WP14: Common Testing Environments

Objectives

Collect together a set of environments to test the efficacy of tools (PreservationTools) and techniques (PreservationTechniques) for digital preservation, against changes in hardware, software, environment and knowledgebase of the Designated Communities, and design new ones if necessary.

Description of work and role of partners

It has been said that it is easy to make claims about digital preservation but very hard to provide evidence about any specific tools and techniques. It is probably reasonable to expect that each proposed preservation technique works well against certain types of digital objects or certain challenges; it is unlikely that there is a universal test. Besides preservation efficacy one also needs to test against portability, interoperability, robustness and scalability.

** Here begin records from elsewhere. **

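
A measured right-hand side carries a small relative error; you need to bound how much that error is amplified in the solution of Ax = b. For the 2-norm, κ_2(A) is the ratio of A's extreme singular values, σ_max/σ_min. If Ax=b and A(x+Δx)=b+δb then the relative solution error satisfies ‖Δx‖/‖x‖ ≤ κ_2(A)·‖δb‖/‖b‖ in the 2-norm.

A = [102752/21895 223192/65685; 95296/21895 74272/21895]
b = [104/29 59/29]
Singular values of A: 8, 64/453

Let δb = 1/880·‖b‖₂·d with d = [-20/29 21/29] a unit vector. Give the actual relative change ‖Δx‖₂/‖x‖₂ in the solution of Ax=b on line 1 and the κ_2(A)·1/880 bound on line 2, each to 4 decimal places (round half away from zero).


0.0047
0.0643

largest singular value 8, smallest 64/453
κ = σ_max/σ_min = 8/(64/453) = 56.6250
perturbation bound = 56.6250·1/880 = 0.0643
solve Ax = b  →  x = [4.6469 -5.3625]
2-norm of b is 4.1231; of x, 7.0958
with δb = [-0.0032 0.0034], A·Δx = δb → ‖Δx‖ = 0.0332
relative error = 0.0047
realised/bound (from unrounded values) ≈ 0.0726


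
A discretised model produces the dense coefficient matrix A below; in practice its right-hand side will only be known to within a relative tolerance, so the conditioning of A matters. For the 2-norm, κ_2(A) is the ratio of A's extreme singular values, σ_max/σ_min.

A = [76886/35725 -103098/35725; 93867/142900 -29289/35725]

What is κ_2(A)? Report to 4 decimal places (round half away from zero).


107.1750

AᵀA = [165430921/32672656 -55130307/8168164; -55130307/8168164 18379269/2042041]; tr = 459499225/32672656, det = 140625/8168164
eigenvalues of AᵀA: λ = (tr ± √(tr²−4·det))/2 = 225/16, 2500/2042041
σ_max=√(225/16)=(15/4), σ_min=√(2500/2042041)=(50/1429) → κ = 107.1750


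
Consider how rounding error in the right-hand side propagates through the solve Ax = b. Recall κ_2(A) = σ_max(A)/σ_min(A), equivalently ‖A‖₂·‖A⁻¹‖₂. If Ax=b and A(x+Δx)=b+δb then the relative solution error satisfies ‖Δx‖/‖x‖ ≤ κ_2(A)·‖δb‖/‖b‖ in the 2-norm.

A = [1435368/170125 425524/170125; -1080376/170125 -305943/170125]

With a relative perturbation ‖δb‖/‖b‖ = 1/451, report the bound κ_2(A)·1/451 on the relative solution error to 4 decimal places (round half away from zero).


0.3772

M = AᵀA = [129099743872/1157700625 37652680296/1157700625; 37652680296/1157700625 10986871753/1157700625]. tr(M)=224138585/1852321, det(M)=937024/1852321
solving λ² − 224138585/1852321·λ + 937024/1852321 = 0 gives λ = 121, 7744/1852321
so κ_2 = √(121 / (7744/1852321)) = 170.1250
κ_2(A)·‖δb‖/‖b‖ = 0.3772


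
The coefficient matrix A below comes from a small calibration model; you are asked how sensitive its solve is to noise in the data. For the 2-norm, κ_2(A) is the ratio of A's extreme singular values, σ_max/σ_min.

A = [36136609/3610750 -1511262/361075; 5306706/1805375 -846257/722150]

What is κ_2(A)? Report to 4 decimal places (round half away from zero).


222.2000

M = AᵀA = [2269598438881/20860024900 -47282176872/1043001245; -47282176872/1043001245 15762883585/834400996]. tr(M)=7880682037/61716050, det(M)=163047361/493728400
char-poly roots: 12769/100 and 12769/4937284
κ = σ_max/σ_min = (113/10)/(113/2222) = 222.2000


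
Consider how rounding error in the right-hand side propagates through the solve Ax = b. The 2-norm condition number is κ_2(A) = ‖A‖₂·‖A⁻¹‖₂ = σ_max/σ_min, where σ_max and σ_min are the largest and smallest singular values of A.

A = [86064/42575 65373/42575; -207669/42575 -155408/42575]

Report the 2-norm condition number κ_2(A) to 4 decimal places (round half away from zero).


AᵀA = [299014353/10725625 224258496/10725625; 224258496/10725625 168196897/10725625]; tr = 747538/17161, det = 131769/10725625
solving λ² − 747538/17161·λ + 131769/10725625 = 0 gives λ = 1089/25, 121/429025
κ_2(A) = √(λ_max/λ_min) = √((1089/25) / (121/429025)) = 393.0000

393.0000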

We need testbed techniques which can tell us whether a proposed preservation technique works, and the zone of effectiveness with respect to type of objects.

The CASPAR project adopted what it called accelerated lifetime testing by simulating changes in hardware, software, environment and the knowledge base of designated communities; using CASPAR techniques in well defined scenarios using many types of data from many disciplines it was claimed that this was solid evidence for the efficacy of the proposed CASPAR solution. Note that the CASPAR testbed is not a piece of software but rather a general approach within which other specific pieces of software can be tested.

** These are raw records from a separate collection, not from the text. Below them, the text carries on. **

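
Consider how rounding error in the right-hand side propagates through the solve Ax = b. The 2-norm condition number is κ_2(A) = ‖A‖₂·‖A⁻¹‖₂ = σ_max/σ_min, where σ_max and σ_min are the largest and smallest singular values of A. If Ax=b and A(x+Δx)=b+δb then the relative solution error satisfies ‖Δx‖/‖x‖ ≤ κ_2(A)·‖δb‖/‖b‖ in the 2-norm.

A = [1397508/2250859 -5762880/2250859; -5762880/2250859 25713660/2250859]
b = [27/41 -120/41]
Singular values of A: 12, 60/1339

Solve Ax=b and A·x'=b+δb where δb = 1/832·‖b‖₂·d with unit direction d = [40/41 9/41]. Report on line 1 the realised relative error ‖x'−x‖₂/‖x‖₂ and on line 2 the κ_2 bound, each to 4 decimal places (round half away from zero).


0.3219
0.3219

largest singular value 12, smallest 60/1339
κ = σ_max/σ_min = 12/(60/1339) = 267.8000
perturbation bound = 267.8000·1/832 = 0.3219
solve Ax = b  →  x = [0.0549 -0.2439]
‖b‖₂ = 3.0000 and ‖x‖₂ = 0.2500
δb = ε·‖b‖·d = [0.0035 0.0008]; solving A·Δx = δb gives ‖Δx‖ = 0.0805
dividing the unrounded norms, ‖Δx‖/‖x‖ = 0.3219
realised/bound = 1 exactly: the bound is attained for this b and d


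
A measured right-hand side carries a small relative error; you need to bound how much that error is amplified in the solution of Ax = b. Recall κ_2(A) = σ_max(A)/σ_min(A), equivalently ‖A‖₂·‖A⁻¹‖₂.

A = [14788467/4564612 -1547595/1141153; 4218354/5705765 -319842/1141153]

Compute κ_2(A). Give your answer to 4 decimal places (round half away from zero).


137.0240

M = AᵀA = [3421880471601/309870355600 -71284720437/15493517780; -71284720437/15493517780 1485633069/774675889]. tr(M)=23764104729/1833552400, det(M)=164025/18335524
λ_max, λ_min = (23764104729/1833552400 ± √564612374197916163441/3361914403545760000)/2 = 324/25, 50625/73342096
σ_max=√(324/25)=(18/5), σ_min=√(50625/73342096)=(225/8564) → κ = 137.0240


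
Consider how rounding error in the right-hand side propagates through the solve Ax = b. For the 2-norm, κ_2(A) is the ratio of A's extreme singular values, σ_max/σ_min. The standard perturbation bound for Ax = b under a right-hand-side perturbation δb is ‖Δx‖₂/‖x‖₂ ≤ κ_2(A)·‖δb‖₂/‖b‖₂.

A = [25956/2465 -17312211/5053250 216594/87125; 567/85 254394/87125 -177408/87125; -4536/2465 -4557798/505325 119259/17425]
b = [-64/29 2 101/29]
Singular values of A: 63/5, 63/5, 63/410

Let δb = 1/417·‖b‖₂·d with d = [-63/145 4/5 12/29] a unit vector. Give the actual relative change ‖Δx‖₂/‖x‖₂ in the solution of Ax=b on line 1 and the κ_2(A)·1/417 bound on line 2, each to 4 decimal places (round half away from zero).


σ_max = 63/5, σ_min = 63/410
κ_2(A) = (63/5) / (63/410) = 82.0000
bound on ‖Δx‖/‖x‖: κ·ε = 82.0000·1/417 = 0.1966
solve Ax = b  →  x = [-0.1027 15.5033 20.9122]
‖b‖₂ = 4.5826 and ‖x‖₂ = 26.0324
re-solving with b+δb shifts x by Δx of norm 0.0715
dividing the unrounded norms, ‖Δx‖/‖x‖ = 0.0027
so the bound overstates the realised error by a factor of ≈ 71.5771 (computed from the unrounded values)

0.0027
0.1966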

Other projects have proposed different test beds, for example the Vienna test bed and that the PLANETS test bed which are closely related, is a piece of software which gives prominence to significant properties. The SHAMAN Integration Subprojects (ISPs) are testbeds set out to embed preservation features into production and reuse environments. In addition, commercial companies like Tessella have systems (in their case, SDB) that can operate at scale (e.g., migrating complex logical objects consisting of hundreds of thousands of files) and into which new tools can be plugged. This allows their customers to test tools and techniques on content held within their repositories than might not be able to be sent to an external testbed (e.g., for size or security reasons). At the level of bit preservation there are numerous digest techniques, and indeed digests of digests such as ACE [11].

In this work package we will look across partners and beyond to identify candidate testing techniques. These will be classified and themselves tested against various types of data and scenarios; a number of open competitions will be organised to encourage a competitive spirit. Ultimately we aim to produce a collection of testbeds which will include testing procedures and test data, together with test software if appropriate, which can be used to provide a common measure for digital preservation techniques. We recognise of course that this collection of tests will not be perfect but we believe it will be possible to provide a benchmark.

At the very least the testing should provide evidence about effectiveness of the tools against changes over time in hardware, software, environment and changes in the knowledgebase of the Designated Communities.

Task 1410: Identification of testbed techniques and tools

This task collects together the various testbeds which are available. To help document the work in this task, the Wiki will be used to maintain our list of IdentifiedTestbeds.

Task 1420: Testbed suite

This task produces a TestbedSuite with associated TestbedProcedures. To facilitate this partners will make their testbeds, procedures, test data and software available to other partners.